The project Site is the D-A Lubricant Company (DA) bulk oil facility located on the near northwest side of metropolitan Indianapolis. One spill, of approximately 10,000 gallons of heating oil, reportedly occurred in 1987. Another spill, of approximately 4,000 gallons of automatic transmission fluid (ATF), occurred in mid-1993. Initial remedial activities at the Site included removal of approximately 2,760 cubic yards of soil from the facility in 1995. 1996 brought the installation and initialization of a remediation system that would remove liquid phase hydrocarbons (LPH) by pumping and destruction of adsorbed hydrocarbons in the soil column by augmented bioremediation. The remediation system operated from April 1996 through January 2001.
Mundell & Associates, Inc. was retained by a partnering consulting firm to assess the potential exposures that could result from leaving the residual groundwater impacts in place. A combination of total petroleum hydrocarbon (TPH) fractionation assessments and chemical transport modeling studies were utilized in concert to complete a non-default closure evaluation. Mundell was responsible for the chemical transport modeling portion of the exercise.
Review and evaluation of the geologic and hydrogeologic setting of the Site was completed for the purpose of defining appropriate Site conditions and input parameters for performing the chemical transport modeling. This information provided the type, extent and concentrations of remaining impacts at the Site.
The existing local groundwater flow conditions were used to evaluate groundwater flow directions, horizontal/vertical hydraulic gradients and hydraulic conductivity. These data were further confirmed with actual measured flow directions and gradients seen historically at the Site. The groundwater flow model was then used to predict the possible future chemical constituent transport/distribution pattern away from remaining LPH locations to evaluate exposure pathways.

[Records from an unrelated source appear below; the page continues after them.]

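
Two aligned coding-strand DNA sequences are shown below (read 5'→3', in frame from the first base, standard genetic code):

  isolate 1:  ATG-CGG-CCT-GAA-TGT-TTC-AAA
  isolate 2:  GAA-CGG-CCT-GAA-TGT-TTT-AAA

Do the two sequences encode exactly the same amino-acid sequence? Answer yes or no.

Codon 1: ATG Met / GAA Glu — nonsynonymous.
Codon 2: CGG Arg / CGG Arg — identical.
Codon 3: CCT Pro / CCT Pro — identical.
Codon 4: GAA Glu / GAA Glu — identical.
Codon 5: TGT Cys / TGT Cys — identical.
Codon 6: TTC Phe / TTT Phe — synonymous.
Codon 7: AAA Lys / AAA Lys — identical.
Nonsynonymous differences: 1 → different protein.

no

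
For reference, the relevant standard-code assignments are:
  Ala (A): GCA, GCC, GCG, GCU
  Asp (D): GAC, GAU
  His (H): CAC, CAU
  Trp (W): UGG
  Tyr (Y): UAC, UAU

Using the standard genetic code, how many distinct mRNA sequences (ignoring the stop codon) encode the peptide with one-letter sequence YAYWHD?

Tyr: 2 codons.
Ala: 4 codons.
Tyr: 2 codons.
Trp: 1 codon.
His: 2 codons.
Asp: 2 codons.
2 × 4 × 2 × 1 × 2 × 2 = 64.

64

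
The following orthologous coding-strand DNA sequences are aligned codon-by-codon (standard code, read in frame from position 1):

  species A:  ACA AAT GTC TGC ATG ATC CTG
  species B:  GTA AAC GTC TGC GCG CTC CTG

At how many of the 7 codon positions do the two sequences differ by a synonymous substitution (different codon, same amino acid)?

Codon 1: ACA Thr / GTA Val — nonsynonymous.
Codon 2: AAT Asn / AAC Asn — synonymous.
Codon 3: GTC Val / GTC Val — identical.
Codon 4: TGC Cys / TGC Cys — identical.
Codon 5: ATG Met / GCG Ala — nonsynonymous.
Codon 6: ATC Ile / CTC Leu — nonsynonymous.
Codon 7: CTG Leu / CTG Leu — identical.
Synonymous differences: 1.

1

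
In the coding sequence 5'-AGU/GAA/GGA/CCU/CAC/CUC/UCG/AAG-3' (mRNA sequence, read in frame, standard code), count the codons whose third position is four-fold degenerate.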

When chemicals are released into the environment from a mixture such as a petroleum hydrocarbon product, the groundwater effective solubilities of the individual chemicals are typically much lower than their published pure solubilities. The effective solubilities were calculated from selected location analytical testing results and compared to the associated pure chemical solubility values. The effective solubility calculations allowed for an evaluation of the degree of conservatism imposed by the use of pure solubilities versus effective solubilities during the transport modeling exercise. In summary, pure solubility was used in place of the more realistic effective solubility to represent the worst case initial condition for the COCs present in groundwater at the Site.
Chemical transport modeling analyses were then performed to determine the long-term potential exposure concentrations that could result downgradient of the existing remaining chemical source areas if no further remediation activities were completed.
A three-dimensional analytical equation was used for this analysis based on that developed by Sagar (1982) as contained in the computer code BIOSCREEN-AT model (Newell et al., 1996). The geometry of the transport scenario addressed by the Sagar solution is the 3-D advective-dispersive transport equation in a uniform flow field, considering linear retardation and first-order decay.
Based on the simulated plume geometries, the chemical transport modeling indicated that no dissolved concentrations of the remaining COCs would likely ever be transported off-Site at concentrations above the applicable maximum contaminant levels. As such, the remaining groundwater concentrations were determined to be acceptable from a human health risk exposure standpoint.